Nearly a decade after the model was launched, Nissan has reported that it’s produced more than 500,000 Leaf electric cars.
The milestone Leaf was produced at the automaker’s Sunderland, England, factory in August, but Nissan held off on announcing it until Wednesday to coincide with World EV Day.
The car will go to an owner in Norway—Maria Jansen.
“My husband and I chose to buy a Nissan Leaf back in 2018, and we loved it,” Jansen said in a statement. “We’re very excited to become the proud owners of the 500,000th Nissan Leaf. This car really meets our needs with extended range and enhanced technologies.”
Nissan launched the first-generation Leaf in December 2010, making it the first mass-market all-electric car to go on sale. The current, second-generation, Leaf was introduced for the 2018 model year.
While 500,000 electric cars is a noteworthy achievement, it’s taken Nissan much longer to reach that goal than originally expected.
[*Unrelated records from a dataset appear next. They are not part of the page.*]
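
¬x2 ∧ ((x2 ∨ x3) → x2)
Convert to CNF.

¬x2 ∧ (¬x3 ∨ x2)

¬x2 ∧ ((x2 ∨ x3) → x2)
⇔ ¬x2 ∧ (¬(x2 ∨ x3) ∨ x2)   [eliminate →]
⇔ ¬x2 ∧ ((¬x2 ∧ ¬x3) ∨ x2)   [De Morgan]
⇔ ¬x2 ∧ (¬x2 ∨ x2) ∧ (¬x3 ∨ x2)   [distribute ∨ over ∧]
⇔ ¬x2 ∧ (¬x3 ∨ x2)   [simplify]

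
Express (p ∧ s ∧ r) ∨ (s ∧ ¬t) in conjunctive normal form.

(p ∨ ¬t) ∧ s ∧ (r ∨ ¬t)

(p ∧ s ∧ r) ∨ (s ∧ ¬t)
≡ (p ∨ s) ∧ (p ∨ ¬t) ∧ (s ∨ s) ∧ (s ∨ ¬t) ∧ (r ∨ s) ∧ (r ∨ ¬t)   (distribute ∨ over ∧)
≡ (p ∨ ¬t) ∧ s ∧ (r ∨ ¬t)   (simplify)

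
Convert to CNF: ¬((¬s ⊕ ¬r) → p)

¬((¬s ⊕ ¬r) → p)
≡ ¬(¬(¬s ⊕ ¬r) ∨ p)   [eliminate →]
≡ ¬(¬((¬s ∨ ¬r) ∧ ¬(¬s ∧ ¬r)) ∨ p)   [expand ⊕]
≡ ¬¬((¬s ∨ ¬r) ∧ ¬(¬s ∧ ¬r)) ∧ ¬p   [De Morgan]
≡ (¬s ∨ ¬r) ∧ ¬(¬s ∧ ¬r) ∧ ¬p   [double negation]
≡ (¬s ∨ ¬r) ∧ (¬¬s ∨ ¬¬r) ∧ ¬p   [De Morgan]
≡ (¬s ∨ ¬r) ∧ (s ∨ ¬¬r) ∧ ¬p   [double negation]
≡ (¬s ∨ ¬r) ∧ (s ∨ r) ∧ ¬p   [double negation]

(¬s ∨ ¬r) ∧ (s ∨ r) ∧ ¬p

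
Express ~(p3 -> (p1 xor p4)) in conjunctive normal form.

~(p3 -> (p1 xor p4))
⇔ ~(~p3 | (p1 xor p4))   (eliminate ->)
⇔ ~(~p3 | ((p1 | p4) & ~(p1 & p4)))   (expand xor)
⇔ ~~p3 & ~((p1 | p4) & ~(p1 & p4))   (De Morgan)
⇔ p3 & ~((p1 | p4) & ~(p1 & p4))   (double negation)
⇔ p3 & (~(p1 | p4) | ~~(p1 & p4))   (De Morgan)
⇔ p3 & ((~p1 & ~p4) | ~~(p1 & p4))   (De Morgan)
⇔ p3 & ((~p1 & ~p4) | (p1 & p4))   (double negation)
⇔ p3 & (~p1 | p1) & (~p1 | p4) & (~p4 | p1) & (~p4 | p4)   (distribute | over &)
⇔ p3 & (~p1 | p4) & (~p4 | p1)   (simplify)

p3 & (~p1 | p4) & (~p4 | p1)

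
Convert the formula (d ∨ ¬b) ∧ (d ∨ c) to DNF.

(d ∨ ¬b) ∧ (d ∨ c)
≡ (d ∧ d) ∨ (d ∧ c) ∨ (¬b ∧ d) ∨ (¬b ∧ c)   [distribute ∧ over ∨]
≡ d ∨ (¬b ∧ c)   [simplify]

d ∨ (¬b ∧ c)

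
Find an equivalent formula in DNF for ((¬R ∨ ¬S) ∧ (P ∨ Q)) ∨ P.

(¬R ∧ Q) ∨ (¬S ∧ Q) ∨ P

((¬R ∨ ¬S) ∧ (P ∨ Q)) ∨ P
≡ (¬R ∧ P) ∨ (¬R ∧ Q) ∨ (¬S ∧ P) ∨ (¬S ∧ Q) ∨ P   [distribute ∧ over ∨]
≡ (¬R ∧ Q) ∨ (¬S ∧ Q) ∨ P   [simplify]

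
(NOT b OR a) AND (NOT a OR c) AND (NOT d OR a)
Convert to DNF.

(NOT b OR a) AND (NOT a OR c) AND (NOT d OR a)
= (NOT b AND NOT a AND NOT d) OR (NOT b AND NOT a AND a) OR (NOT b AND c AND NOT d) OR (NOT b AND c AND a) OR (a AND NOT a AND NOT d) OR (a AND NOT a AND a) OR (a AND c AND NOT d) OR (a AND c AND a)   [distribute AND over OR]
= (NOT b AND NOT a AND NOT d) OR (NOT b AND c AND NOT d) OR (a AND c)   [simplify]

(NOT b AND NOT a AND NOT d) OR (NOT b AND c AND NOT d) OR (a AND c)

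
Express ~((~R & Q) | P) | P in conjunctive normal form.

R | ~Q | P

~((~R & Q) | P) | P
≡ (~(~R & Q) & ~P) | P   [De Morgan]
≡ ((~~R | ~Q) & ~P) | P   [De Morgan]
≡ ((R | ~Q) & ~P) | P   [double negation]
≡ (R | ~Q | P) & (~P | P)   [distribute | over &]
≡ R | ~Q | P   [simplify]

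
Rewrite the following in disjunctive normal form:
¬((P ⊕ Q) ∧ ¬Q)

(¬P ∧ ¬Q) ∨ Q

¬((P ⊕ Q) ∧ ¬Q)
⇔ ¬(((P ∧ ¬Q) ∨ (¬P ∧ Q)) ∧ ¬Q)
⇔ ¬((P ∧ ¬Q) ∨ (¬P ∧ Q)) ∨ ¬¬Q
⇔ (¬(P ∧ ¬Q) ∧ ¬(¬P ∧ Q)) ∨ ¬¬Q
⇔ ((¬P ∨ ¬¬Q) ∧ ¬(¬P ∧ Q)) ∨ ¬¬Q
⇔ ((¬P ∨ Q) ∧ ¬(¬P ∧ Q)) ∨ ¬¬Q
⇔ ((¬P ∨ Q) ∧ (¬¬P ∨ ¬Q)) ∨ ¬¬Q
⇔ ((¬P ∨ Q) ∧ (P ∨ ¬Q)) ∨ ¬¬Q
⇔ ((¬P ∨ Q) ∧ (P ∨ ¬Q)) ∨ Q
⇔ (¬P ∧ P) ∨ (¬P ∧ ¬Q) ∨ (Q ∧ P) ∨ (Q ∧ ¬Q) ∨ Q
⇔ (¬P ∧ ¬Q) ∨ Q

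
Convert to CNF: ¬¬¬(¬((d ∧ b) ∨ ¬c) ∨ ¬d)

¬¬¬(¬((d ∧ b) ∨ ¬c) ∨ ¬d)
≡ ¬(¬((d ∧ b) ∨ ¬c) ∨ ¬d)   [double negation]
≡ ¬¬((d ∧ b) ∨ ¬c) ∧ ¬¬d   [De Morgan]
≡ ((d ∧ b) ∨ ¬c) ∧ ¬¬d   [double negation]
≡ ((d ∧ b) ∨ ¬c) ∧ d   [double negation]
≡ (d ∨ ¬c) ∧ (b ∨ ¬c) ∧ d   [distribute ∨ over ∧]
≡ (b ∨ ¬c) ∧ d   [simplify]

(b ∨ ¬c) ∧ d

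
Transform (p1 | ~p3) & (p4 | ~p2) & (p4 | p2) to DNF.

(p1 & p4) | (~p3 & p4)

(p1 | ~p3) & (p4 | ~p2) & (p4 | p2)
⇔ (p1 & p4 & p4) | (p1 & p4 & p2) | (p1 & ~p2 & p4) | (p1 & ~p2 & p2) | (~p3 & p4 & p4) | (~p3 & p4 & p2) | (~p3 & ~p2 & p4) | (~p3 & ~p2 & p2)
⇔ (p1 & p4) | (~p3 & p4)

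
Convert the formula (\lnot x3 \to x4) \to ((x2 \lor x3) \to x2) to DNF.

(\lnot x3 \land \lnot x4) \lor (\lnot x2 \land \lnot x3) \lor x2

(\lnot x3 \to x4) \to ((x2 \lor x3) \to x2)
= \lnot (\lnot x3 \to x4) \lor ((x2 \lor x3) \to x2)   [eliminate \to]
= \lnot (\lnot \lnot x3 \lor x4) \lor ((x2 \lor x3) \to x2)   [eliminate \to]
= \lnot (\lnot \lnot x3 \lor x4) \lor \lnot (x2 \lor x3) \lor x2   [eliminate \to]
= (\lnot \lnot \lnot x3 \land \lnot x4) \lor \lnot (x2 \lor x3) \lor x2   [De Morgan]
= (\lnot x3 \land \lnot x4) \lor \lnot (x2 \lor x3) \lor x2   [double negation]
= (\lnot x3 \land \lnot x4) \lor (\lnot x2 \land \lnot x3) \lor x2   [De Morgan]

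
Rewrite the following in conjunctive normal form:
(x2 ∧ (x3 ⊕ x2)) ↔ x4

(x2 ∧ (x3 ⊕ x2)) ↔ x4
= ((x2 ∧ (x3 ⊕ x2)) → x4) ∧ (x4 → (x2 ∧ (x3 ⊕ x2)))   [eliminate ↔]
= (¬(x2 ∧ (x3 ⊕ x2)) ∨ x4) ∧ (x4 → (x2 ∧ (x3 ⊕ x2)))   [eliminate →]
= (¬(x2 ∧ (x3 ∨ x2) ∧ ¬(x3 ∧ x2)) ∨ x4) ∧ (x4 → (x2 ∧ (x3 ⊕ x2)))   [expand ⊕]
= (¬(x2 ∧ (x3 ∨ x2) ∧ ¬(x3 ∧ x2)) ∨ x4) ∧ (¬x4 ∨ (x2 ∧ (x3 ⊕ x2)))   [eliminate →]
= (¬(x2 ∧ (x3 ∨ x2) ∧ ¬(x3 ∧ x2)) ∨ x4) ∧ (¬x4 ∨ (x2 ∧ (x3 ∨ x2) ∧ ¬(x3 ∧ x2)))   [expand ⊕]
= (¬x2 ∨ ¬(x3 ∨ x2) ∨ ¬¬(x3 ∧ x2) ∨ x4) ∧ (¬x4 ∨ (x2 ∧ (x3 ∨ x2) ∧ ¬(x3 ∧ x2)))   [De Morgan]
= (¬x2 ∨ (¬x3 ∧ ¬x2) ∨ ¬¬(x3 ∧ x2) ∨ x4) ∧ (¬x4 ∨ (x2 ∧ (x3 ∨ x2) ∧ ¬(x3 ∧ x2)))   [De Morgan]
= (¬x2 ∨ (¬x3 ∧ ¬x2) ∨ (x3 ∧ x2) ∨ x4) ∧ (¬x4 ∨ (x2 ∧ (x3 ∨ x2) ∧ ¬(x3 ∧ x2)))   [double negation]
= (¬x2 ∨ (¬x3 ∧ ¬x2) ∨ (x3 ∧ x2) ∨ x4) ∧ (¬x4 ∨ (x2 ∧ (x3 ∨ x2) ∧ (¬x3 ∨ ¬x2)))   [De Morgan]
= (¬x2 ∨ ¬x3 ∨ x3 ∨ x4) ∧ (¬x2 ∨ ¬x3 ∨ x2 ∨ x4) ∧ (¬x2 ∨ ¬x2 ∨ x3 ∨ x4) ∧ (¬x2 ∨ ¬x2 ∨ x2 ∨ x4) ∧ (¬x4 ∨ x2) ∧ (¬x4 ∨ x3 ∨ x2) ∧ (¬x4 ∨ ¬x3 ∨ ¬x2)   [distribute ∨ over ∧]
= (¬x2 ∨ x3 ∨ x4) ∧ (¬x4 ∨ x2) ∧ (¬x4 ∨ ¬x3 ∨ ¬x2)   [simplify]

(¬x2 ∨ x3 ∨ x4) ∧ (¬x4 ∨ x2) ∧ (¬x4 ∨ ¬x3 ∨ ¬x2)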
And it’s not the first EV to get there; the Tesla Model 3 passed that mark earlier this year.
Nissan originally targeted the production of 500,000 EVs by 2012, including the Leaf and other cars using its companion AESC battery technology. Including sales in China, it would have been even more.
Other electric models have been slow to materialize. Nissan sells the e-NV200 electric van in certain markets, and plans to launch the Ariya crossover as a 2022 model. An EV for Nissan’s Infiniti luxury brand is expected as well.
It’s been less than a year and a half since the Leaf crossed 400,000 sales, though, and that’s a testament to the model’s extensive refresh for 2018. Sales have picked up in some of the Leaf’s global markets—like Europe, where it was the top-selling EV for the 2018 calendar year.
But in the United States and elsewhere, the Tesla Model 3 has taken the lead in EV sales most months.
Meanwhile, Nissan’s production in Smyrna has made Tennessee one of the hotbeds for EV production in the U.S. Volkswagen is now planning to bring ID.4 production to its Chattanooga factory in 2022.
Let’s not forget the name—Leaf has a powerful meaning referring to how in choosing an EV we’re choosing cleaner air. Sales figures aside, let’s not lose sight of it and the change it’s brought about.